Coverage table
| OWASP ID | Category | Scorer name | What it detects | Available from |
|---|---|---|---|---|
| LLM01 | Prompt Injection | jailbreak_detection | Attempts to override system instructions, bypass safety guidelines, or manipulate model behaviour via crafted user input | Free |
| LLM02 | Sensitive Information Disclosure | pii_detection | PII in model responses: names, email addresses, phone numbers, SSNs, credit card numbers, home addresses | Free |
| LLM03 | Supply Chain | — | Third-party model and plugin risk (policy controls, coming soon) | Professional |
| LLM04 | Data and Model Poisoning | data_poisoning | Prompts designed to inject poisoned content into RAG pipelines, knowledge bases, or model context | Professional |
| LLM05 | Improper Output Handling | content_safety | Harmful, dangerous, violent, or policy-violating content in model responses | Free |
| LLM06 | Excessive Agency | — | Agentic over-reach detection (coming soon) | Business |
| LLM07 | System Prompt Leakage | pii_detection | System prompt contents leaked in model responses | Professional |
| LLM08 | Vector and Embedding Weaknesses | vector_weakness | Adversarial inputs targeting vector databases, embedding models, or semantic search | Professional |
| LLM09 | Misinformation | — | Factual accuracy scoring (coming soon, requires reference corpus) | Business |
| LLM10 | Unbounded Consumption | unbounded_consumption | Prompts designed to cause excessive token or compute consumption (denial-of-service patterns) | Professional |
Scorer descriptions
content_safety (LLM05)
Checks whether the model’s response contains harmful, dangerous, violent, or policy-violating content. Triggers on: explicit instructions for harm, hate speech, graphic violence, CSAM-adjacent content.

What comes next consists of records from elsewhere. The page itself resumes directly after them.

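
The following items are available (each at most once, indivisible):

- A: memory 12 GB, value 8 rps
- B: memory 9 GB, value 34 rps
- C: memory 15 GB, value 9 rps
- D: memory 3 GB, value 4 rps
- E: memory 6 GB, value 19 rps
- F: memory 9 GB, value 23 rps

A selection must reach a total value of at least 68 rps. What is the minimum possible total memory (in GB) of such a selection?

Subsets with value ≥ 68, sorted by total memory:
- B+E+F: memory 24, value 76
- B+D+E+F: memory 27, value 80
- A+B+D+F: memory 33, value 69
- A+B+E+F: memory 36, value 84
Minimum memory: 24 GB.

24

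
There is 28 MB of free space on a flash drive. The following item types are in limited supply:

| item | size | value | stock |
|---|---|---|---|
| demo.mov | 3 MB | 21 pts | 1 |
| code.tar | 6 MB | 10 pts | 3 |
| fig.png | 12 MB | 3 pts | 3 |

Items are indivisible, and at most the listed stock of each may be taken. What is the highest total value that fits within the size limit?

51 pts

Top feasible selections:
- 1×demo.mov + 3×code.tar: size 21, value 51
- 1×demo.mov + 2×code.tar + 1×fig.png: size 27, value 44
- 1×demo.mov + 2×code.tar: size 15, value 41
- 1×demo.mov + 1×code.tar + 1×fig.png: size 21, value 34
Best: 51 pts.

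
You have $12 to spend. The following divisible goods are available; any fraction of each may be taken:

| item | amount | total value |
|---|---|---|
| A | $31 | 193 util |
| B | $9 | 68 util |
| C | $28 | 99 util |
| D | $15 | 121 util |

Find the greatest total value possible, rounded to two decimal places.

96.80

Take in order of value per unit:
- D (121/15 per unit): 12 of 15 → value 12×121/15 = 96.8000, running total 96.80
Total 96.80.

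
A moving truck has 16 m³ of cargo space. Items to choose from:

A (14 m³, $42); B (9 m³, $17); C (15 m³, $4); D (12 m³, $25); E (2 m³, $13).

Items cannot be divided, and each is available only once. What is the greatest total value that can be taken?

$55

Check high-value combinations within 16 m³:
- A+E: volume 14+2=16, value 42+13=55
- A: volume 14, value 42
- D+E: volume 12+2=14, value 25+13=38
Best: $55.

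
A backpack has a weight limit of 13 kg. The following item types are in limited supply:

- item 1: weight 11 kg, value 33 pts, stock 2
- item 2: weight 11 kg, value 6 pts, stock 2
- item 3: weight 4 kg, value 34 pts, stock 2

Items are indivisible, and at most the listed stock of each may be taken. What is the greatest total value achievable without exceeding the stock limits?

Top feasible selections:
- 2×item 3: weight 8, value 68
- 1×item 3: weight 4, value 34
- 1×item 1: weight 11, value 33
- 1×item 2: weight 11, value 6
Best: 68 pts.

68 pts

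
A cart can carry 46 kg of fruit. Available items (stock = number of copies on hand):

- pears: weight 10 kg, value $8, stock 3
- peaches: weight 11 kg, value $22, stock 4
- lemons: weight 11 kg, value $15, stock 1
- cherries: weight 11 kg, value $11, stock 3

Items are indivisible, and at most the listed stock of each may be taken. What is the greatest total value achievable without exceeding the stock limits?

$88

Best selections within weight 46 and stock limits:
- 4×peaches: weight 44, value 88
- 3×peaches + 1×lemons: weight 44, value 81
- 3×peaches + 1×cherries: weight 44, value 77
- 1×pears + 3×peaches: weight 43, value 74
Best: $88.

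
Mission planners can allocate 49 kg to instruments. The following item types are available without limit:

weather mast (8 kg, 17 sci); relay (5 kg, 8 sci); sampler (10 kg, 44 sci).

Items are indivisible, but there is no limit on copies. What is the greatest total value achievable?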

pii_detection (LLM02, LLM07)
Checks whether the model’s response leaks PII. Covers: full names, email addresses, phone numbers, Social Security numbers, credit card numbers, home addresses, passport numbers, and similar sensitive personal data.

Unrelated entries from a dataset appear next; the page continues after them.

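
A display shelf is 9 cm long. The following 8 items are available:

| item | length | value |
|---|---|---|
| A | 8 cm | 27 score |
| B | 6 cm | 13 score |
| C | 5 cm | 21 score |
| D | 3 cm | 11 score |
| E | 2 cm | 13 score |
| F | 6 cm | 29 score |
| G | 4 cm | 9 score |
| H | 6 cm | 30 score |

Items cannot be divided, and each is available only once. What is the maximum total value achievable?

Check high-value combinations within 9 cm:
- E+H: length 2+6=8, value 13+30=43
- E+F: length 2+6=8, value 13+29=42
- D+H: length 3+6=9, value 11+30=41
- D+F: length 3+6=9, value 11+29=40
Best: 43 score.

43 score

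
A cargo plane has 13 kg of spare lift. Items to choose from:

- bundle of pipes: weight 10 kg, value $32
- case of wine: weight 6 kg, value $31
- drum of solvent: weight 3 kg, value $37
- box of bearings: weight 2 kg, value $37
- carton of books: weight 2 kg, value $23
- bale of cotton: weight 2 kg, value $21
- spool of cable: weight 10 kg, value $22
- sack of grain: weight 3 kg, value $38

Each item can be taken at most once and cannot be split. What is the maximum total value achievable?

This is a 0/1 knapsack; check combinations near the capacity.
- drum of solvent+box of bearings+carton of books+bale of cotton+sack of grain: weight 3+2+2+2+3=12, value 37+37+23+21+38=156
- drum of solvent+box of bearings+carton of books+sack of grain: weight 3+2+2+3=10, value 37+37+23+38=135
- drum of solvent+box of bearings+bale of cotton+sack of grain: weight 3+2+2+3=10, value 37+37+21+38=133
Best: $156.

$156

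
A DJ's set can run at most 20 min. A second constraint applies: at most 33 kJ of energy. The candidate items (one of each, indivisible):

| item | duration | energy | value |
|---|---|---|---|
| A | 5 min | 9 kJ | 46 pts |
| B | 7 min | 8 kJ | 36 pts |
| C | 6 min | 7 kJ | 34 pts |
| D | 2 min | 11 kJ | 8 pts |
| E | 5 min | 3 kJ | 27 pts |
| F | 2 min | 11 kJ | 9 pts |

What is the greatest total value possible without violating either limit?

Feasible sets respecting both limits:
- A+B+E+F: duration 19, energy 31, value 118
- A+B+D+E: duration 19, energy 31, value 117
- A+B+C: duration 18, energy 24, value 116
Best: 118 pts.

118 pts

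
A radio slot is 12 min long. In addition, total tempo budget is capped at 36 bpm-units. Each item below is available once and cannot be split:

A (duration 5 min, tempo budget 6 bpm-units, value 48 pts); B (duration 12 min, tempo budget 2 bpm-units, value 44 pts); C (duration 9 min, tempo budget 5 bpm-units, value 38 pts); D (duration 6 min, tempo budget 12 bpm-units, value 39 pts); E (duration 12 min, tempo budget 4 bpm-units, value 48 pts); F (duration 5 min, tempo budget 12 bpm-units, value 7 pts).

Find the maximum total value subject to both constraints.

Feasible sets respecting both limits:
- A+D: duration 11, tempo budget 18, value 87
- A+F: duration 10, tempo budget 18, value 55
- A: duration 5, tempo budget 6, value 48
Best: 87 pts.

87 pts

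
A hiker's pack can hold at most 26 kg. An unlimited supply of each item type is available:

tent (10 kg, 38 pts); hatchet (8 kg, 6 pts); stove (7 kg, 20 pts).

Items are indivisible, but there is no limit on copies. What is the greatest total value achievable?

78 pts

Best value-per-unit is tent at 38/10; filling with it alone gives 2×38 = 76.
Optimal mix: 1×tent + 2×stove → weight 24, value 78.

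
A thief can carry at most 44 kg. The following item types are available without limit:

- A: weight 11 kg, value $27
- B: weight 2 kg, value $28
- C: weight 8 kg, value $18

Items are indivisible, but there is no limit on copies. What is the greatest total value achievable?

$616

Best value-per-unit is B at 28/2, and filling with it alone uses weight 22×2=44. No mix of the others beats 22×28 = 616.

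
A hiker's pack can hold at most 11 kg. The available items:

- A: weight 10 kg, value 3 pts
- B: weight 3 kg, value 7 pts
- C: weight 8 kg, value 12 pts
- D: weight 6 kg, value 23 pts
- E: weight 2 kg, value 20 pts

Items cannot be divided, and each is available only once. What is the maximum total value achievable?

50 pts

Check high-value combinations within 11 kg:
- B+D+E: weight 3+6+2=11, value 7+23+20=50
- D+E: weight 6+2=8, value 23+20=43
- C+E: weight 8+2=10, value 12+20=32
Best: 50 pts.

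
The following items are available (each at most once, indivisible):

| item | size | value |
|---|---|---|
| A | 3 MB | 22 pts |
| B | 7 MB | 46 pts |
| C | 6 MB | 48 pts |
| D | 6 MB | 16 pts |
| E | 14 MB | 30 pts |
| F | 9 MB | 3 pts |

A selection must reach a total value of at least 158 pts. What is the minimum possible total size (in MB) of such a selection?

Subsets with value ≥ 158, sorted by total size:
- A+B+C+D+E: size 36, value 162
- A+B+C+D+E+F: size 45, value 165
Minimum size: 36 MB.

36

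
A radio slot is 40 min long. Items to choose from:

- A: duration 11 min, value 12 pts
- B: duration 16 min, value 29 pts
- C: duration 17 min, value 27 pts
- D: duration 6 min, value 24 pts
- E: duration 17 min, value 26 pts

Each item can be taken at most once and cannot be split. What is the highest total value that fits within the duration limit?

Check high-value combinations within 40 min:
- B+C+D: duration 16+17+6=39, value 29+27+24=80
- B+D+E: duration 16+6+17=39, value 29+24+26=79
- C+D+E: duration 17+6+17=40, value 27+24+26=77
- A+B+D: duration 11+16+6=33, value 12+29+24=65
Best: 80 pts.

80 pts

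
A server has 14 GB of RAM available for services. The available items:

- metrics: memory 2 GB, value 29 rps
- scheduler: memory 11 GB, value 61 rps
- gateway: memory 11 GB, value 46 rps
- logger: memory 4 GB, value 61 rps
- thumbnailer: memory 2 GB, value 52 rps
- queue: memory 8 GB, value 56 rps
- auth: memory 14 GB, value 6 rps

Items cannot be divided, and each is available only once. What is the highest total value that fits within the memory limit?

169 rps

Check high-value combinations within 14 GB:
- logger+thumbnailer+queue: memory 4+2+8=14, value 61+52+56=169
- metrics+logger+queue: memory 2+4+8=14, value 29+61+56=146
- metrics+logger+thumbnailer: memory 2+4+2=8, value 29+61+52=142
Best: 169 rps.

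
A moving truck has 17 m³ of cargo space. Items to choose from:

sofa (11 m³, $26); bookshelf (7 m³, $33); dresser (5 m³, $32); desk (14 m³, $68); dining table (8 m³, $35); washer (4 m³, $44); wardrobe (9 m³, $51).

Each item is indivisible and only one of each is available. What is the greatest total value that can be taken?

Check high-value combinations within 17 m³:
- dresser+dining table+washer: volume 5+8+4=17, value 32+35+44=111
- bookshelf+dresser+washer: volume 7+5+4=16, value 33+32+44=109
- washer+wardrobe: volume 4+9=13, value 44+51=95
- dining table+wardrobe: volume 8+9=17, value 35+51=86
Best: $111.

$111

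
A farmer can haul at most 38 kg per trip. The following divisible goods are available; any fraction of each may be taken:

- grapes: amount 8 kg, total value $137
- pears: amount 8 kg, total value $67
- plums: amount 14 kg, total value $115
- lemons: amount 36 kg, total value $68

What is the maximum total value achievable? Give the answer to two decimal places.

334.11

Take in order of value per unit:
- grapes (137/8 per unit): all 8 → value 137, running total 137.00
- pears (67/8 per unit): all 8 → value 67, running total 204.00
- plums (115/14 per unit): all 14 → value 115, running total 319.00
- lemons (68/36 per unit): 8 of 36 → value 8×68/36 = 15.1111, running total 334.11
Total 334.11.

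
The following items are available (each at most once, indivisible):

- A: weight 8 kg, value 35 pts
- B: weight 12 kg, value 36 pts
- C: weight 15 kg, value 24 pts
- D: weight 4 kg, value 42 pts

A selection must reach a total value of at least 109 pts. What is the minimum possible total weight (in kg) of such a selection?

24

Subsets with value ≥ 109, sorted by total weight:
- A+B+D: weight 24, value 113
- A+B+C+D: weight 39, value 137
Minimum weight: 24 kg.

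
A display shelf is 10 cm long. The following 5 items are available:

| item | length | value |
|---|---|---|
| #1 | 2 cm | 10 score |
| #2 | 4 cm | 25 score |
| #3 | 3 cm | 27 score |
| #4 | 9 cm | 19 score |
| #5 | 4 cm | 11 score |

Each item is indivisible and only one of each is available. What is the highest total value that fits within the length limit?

62 score

This is a 0/1 knapsack; check combinations near the capacity.
- #1+#2+#3: length 2+4+3=9, value 10+25+27=62
- #2+#3: length 4+3=7, value 25+27=52
- #1+#3+#5: length 2+3+4=9, value 10+27+11=48
- #1+#2+#5: length 2+4+4=10, value 10+25+11=46
- #3+#5: length 3+4=7, value 27+11=38
Best: 62 score.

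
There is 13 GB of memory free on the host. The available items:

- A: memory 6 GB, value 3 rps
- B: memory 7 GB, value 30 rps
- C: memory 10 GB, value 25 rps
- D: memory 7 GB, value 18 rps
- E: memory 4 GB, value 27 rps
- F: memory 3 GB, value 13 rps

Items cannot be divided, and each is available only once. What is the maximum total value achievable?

57 rps

This is a 0/1 knapsack; check combinations near the capacity.
- B+E: memory 7+4=11, value 30+27=57
- D+E: memory 7+4=11, value 18+27=45
- B+F: memory 7+3=10, value 30+13=43
- A+E+F: memory 6+4+3=13, value 3+27+13=43
- E+F: memory 4+3=7, value 27+13=40
Best: 57 rps.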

jailbreak_detection (LLM01)
Checks whether the prompt attempts to bypass AI safety guidelines or override system instructions. Covers: DAN-style prompts, role-play overrides, instruction injection via user content, indirect prompt injection.
data_poisoning (LLM04)
Checks whether the prompt attempts to inject content designed to corrupt a knowledge base, RAG pipeline, or model context — content intended to influence future model responses rather than elicit an immediate answer.
vector_weakness (LLM08)
Checks whether the prompt appears to exploit weaknesses in vector databases or embedding models — for example, queries crafted to retrieve unintended documents, bypass semantic filters, or manipulate similarity search results.

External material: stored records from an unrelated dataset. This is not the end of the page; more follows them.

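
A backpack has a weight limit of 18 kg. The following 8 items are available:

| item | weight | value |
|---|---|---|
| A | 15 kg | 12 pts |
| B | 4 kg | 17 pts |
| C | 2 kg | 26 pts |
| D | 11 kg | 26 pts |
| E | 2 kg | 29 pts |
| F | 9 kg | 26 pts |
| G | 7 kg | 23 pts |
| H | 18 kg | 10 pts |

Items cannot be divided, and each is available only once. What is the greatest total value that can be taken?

Check high-value combinations within 18 kg:
- B+C+E+F: weight 4+2+2+9=17, value 17+26+29+26=98
- B+C+E+G: weight 4+2+2+7=15, value 17+26+29+23=95
- C+E+F: weight 2+2+9=13, value 26+29+26=81
Best: 98 pts.

98 pts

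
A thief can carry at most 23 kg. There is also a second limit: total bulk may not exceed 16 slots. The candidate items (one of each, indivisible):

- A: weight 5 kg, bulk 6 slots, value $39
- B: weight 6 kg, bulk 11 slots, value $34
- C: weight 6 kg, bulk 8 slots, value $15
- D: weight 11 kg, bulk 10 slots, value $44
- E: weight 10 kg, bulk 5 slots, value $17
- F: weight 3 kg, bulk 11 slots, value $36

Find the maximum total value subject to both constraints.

Feasible sets respecting both limits:
- A+D: weight 16, bulk 16, value 83
- D+E: weight 21, bulk 15, value 61
- A+E: weight 15, bulk 11, value 56
- A+C: weight 11, bulk 14, value 54
Best: $83.

$83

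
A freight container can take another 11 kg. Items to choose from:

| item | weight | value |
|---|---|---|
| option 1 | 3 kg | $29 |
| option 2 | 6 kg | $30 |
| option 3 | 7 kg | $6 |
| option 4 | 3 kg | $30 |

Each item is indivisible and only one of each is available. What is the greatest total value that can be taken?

$60

Check high-value combinations within 11 kg:
- option 2+option 4: weight 6+3=9, value 30+30=60
- option 1+option 4: weight 3+3=6, value 29+30=59
- option 1+option 2: weight 3+6=9, value 29+30=59
Best: $60.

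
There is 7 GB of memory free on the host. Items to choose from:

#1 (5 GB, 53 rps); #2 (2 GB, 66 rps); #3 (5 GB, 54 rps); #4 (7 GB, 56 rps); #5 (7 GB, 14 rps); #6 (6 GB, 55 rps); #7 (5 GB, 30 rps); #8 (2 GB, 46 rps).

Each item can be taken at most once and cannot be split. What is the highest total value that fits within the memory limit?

120 rps

Check high-value combinations within 7 GB:
- #2+#3: memory 2+5=7, value 66+54=120
- #1+#2: memory 5+2=7, value 53+66=119
- #2+#8: memory 2+2=4, value 66+46=112
Best: 120 rps.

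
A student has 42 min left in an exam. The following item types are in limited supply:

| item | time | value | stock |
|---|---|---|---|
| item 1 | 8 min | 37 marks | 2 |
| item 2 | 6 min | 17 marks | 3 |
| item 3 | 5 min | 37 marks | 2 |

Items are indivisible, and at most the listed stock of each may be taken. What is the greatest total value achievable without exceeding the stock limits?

182 marks

Best selections within time 42 and stock limits:
- 2×item 1 + 2×item 2 + 2×item 3: time 38, value 182
- 2×item 1 + 1×item 2 + 2×item 3: time 32, value 165
- 1×item 1 + 3×item 2 + 2×item 3: time 36, value 162
Best: 182 marks.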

unbounded_consumption (LLM10)
Checks whether the prompt appears designed to cause excessive resource consumption: extremely long or recursive inputs, content designed to exhaust tokens or API limits, or patterns that trigger maximum-length completions.
Scorer configuration
Scorer definitions live inevals/scorers.yaml. See Custom scorers for information on adding your own.